Abel Aquino

Uma mulher pedia esmola na esquina, sentada num caixote de madeira e o braço estendido, com um prato metálico na mão. Falava alguma coisa ininteligível e olhava para todo transeunte que se aproximava. Duas crianças brincavam ao seu lado, indiferentes ao que a mãe fazia. A menina usava um vestido amarelo, sujo e amarrotado. O menino, de calça curta, vestia uma camiseta cinza, rasgada.

Parei na porta da loja e fiquei observando o comportamento da mulher. Ela agitava a vasilha e as poucas moedas que tinha, tilintavam. O barulho chamava a atenção das pessoas que passavam por perto. Um senhor bem vestido, mas sem aparência de abonado, aproximou-se de mim e puxou conversa.

  • Você acha certo dar esmola para uma pessoa assim?

  • Depende, respondi.

  • O que precisa mesmo é alguém pegar ela e os filhos e levar pra trabalhar.

  • E se ela não gostar da idéia?

  • Então, que morra de fome.

  • E se ela conseguir mais esmola que se trabalhasse?

  • Isso é que é errado. Dar esmola não é solução pra nada. É incentivo a vagabundagem. O certo é ter um jeito de tirar ela dessa vida que leva.

  • Mas quem vai poder fazer isso?

  • Pode ser o governo.... a gente não paga imposto pra isso?.... pro governo cuidar dos pobres?

  • Mas os políticos pensam nisso? Perguntei sorrindo, meio zombeteiro.

  • Ai que ´tá, respondeu o estranho. – quem vai obrigar o governo a fazer isso!?

  • A gente dá esmola para parecer que já fez a sua parte, falei provocativamente.

  • Eu não dou e não sinto remorso disso, declarou convicto.

  • Não tem dó das crianças?

  • Essas crianças estão aí pra fazer a gente sentir dó, mesmo. Eu não caio nessa!

  • Acredito que a intenção dela é essa mesma, mas, não é normal ver pessoas pedindo esmola numa esquina.

  • Normal não é, e não é culpa minha, deu de ombro.

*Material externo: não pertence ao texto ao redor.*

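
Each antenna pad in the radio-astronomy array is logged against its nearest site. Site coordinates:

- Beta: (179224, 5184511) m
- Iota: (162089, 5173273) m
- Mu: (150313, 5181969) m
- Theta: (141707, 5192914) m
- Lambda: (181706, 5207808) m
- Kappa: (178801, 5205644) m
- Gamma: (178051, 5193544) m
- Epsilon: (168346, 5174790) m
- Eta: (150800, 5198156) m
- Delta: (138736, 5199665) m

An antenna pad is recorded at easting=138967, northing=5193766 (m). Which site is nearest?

Theta

Squared distances to each site:
Beta: 1706281074.000; Iota: 954589933.000; Mu: 267900925.000; Theta: 8233504.000; Lambda: 2023799885.000; Kappa: 1727834440.000; Gamma: 1527608340.000; Epsilon: 1223214217.000; Eta: 159291989.000; Delta: 34851562.000.
Minimum at Theta.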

  • Nem minha. Mas, não existe uma forma de evitar que um certo número de pessoas permaneça tão pobre que precise pedir esmola?

  • Existir, existe; bastava acabar com a preguiça dessa gente.

  • Você acha que isso é resultado da preguiça?

  • Em parte é. Eu nasci pelado, sem dente, não sabia andar nem falar, não recebi herança, não fui ajudando por meu pai e não reclamo da vida nem preciso dos outros pra viver. Não sou rico, mas fiz meu pé de meia, trabalhando duro.

  • Essa é a história de muita gente, respondi enquanto estudava a aparência do homem.

  • Pobreza é castigo de Deus.

  • Como assim?

  • Deus dá as mãos e as pernas, a inteligência e o mundo pra gente se virar. Quem não é aleijado não tem desculpa de viver na miséria.

  • Lá isso é verdade.

  • Tem mais: quem tem coragem não passa necessidade.

  • Também concordo.

O homem estava se empolgando. Falava mais alto e gesticulava, olhando para o meio da rua como que para impressionar uma platéia imaginária.

  • O problema da pobreza é que ninguém liga pro pobre, nem a igreja católica, nem a sociedade, nem os ricos, nem os políticos.

  • É, são marginalizados.

  • Mais do que isso. - São a sobra, não fazem parte de clubes, de famílias. – Pode ver: todo pobre é meio só no mundo, perdeu contato com a maioria dos familiares.

  • É triste.

  • Vamos fazer o que? O desconhecido olhou mais uma vez para a mulher sentada na calçada, agitando a latinha com moedas. – Falo uma coisa: ninguém dá jeito nisso, não. Estava desanimado.

  • Podemos cobrar dos políticos, da prefeitura. – Não é obrigação deles recolher e alimentar esses mendigos? Perguntei.

  • Recolhe um, aprece dois, deu de ombro e saiu rua abaixo.

  • Tchau!

Caminhei na direção oposta, passando em frente da mulher e seus filhos. Uma velhinha parou, abriu sua bolsa, tirou uma moeda e colocou na latinha. A mendiga agradeceu, desejando as bênçãos de Deus.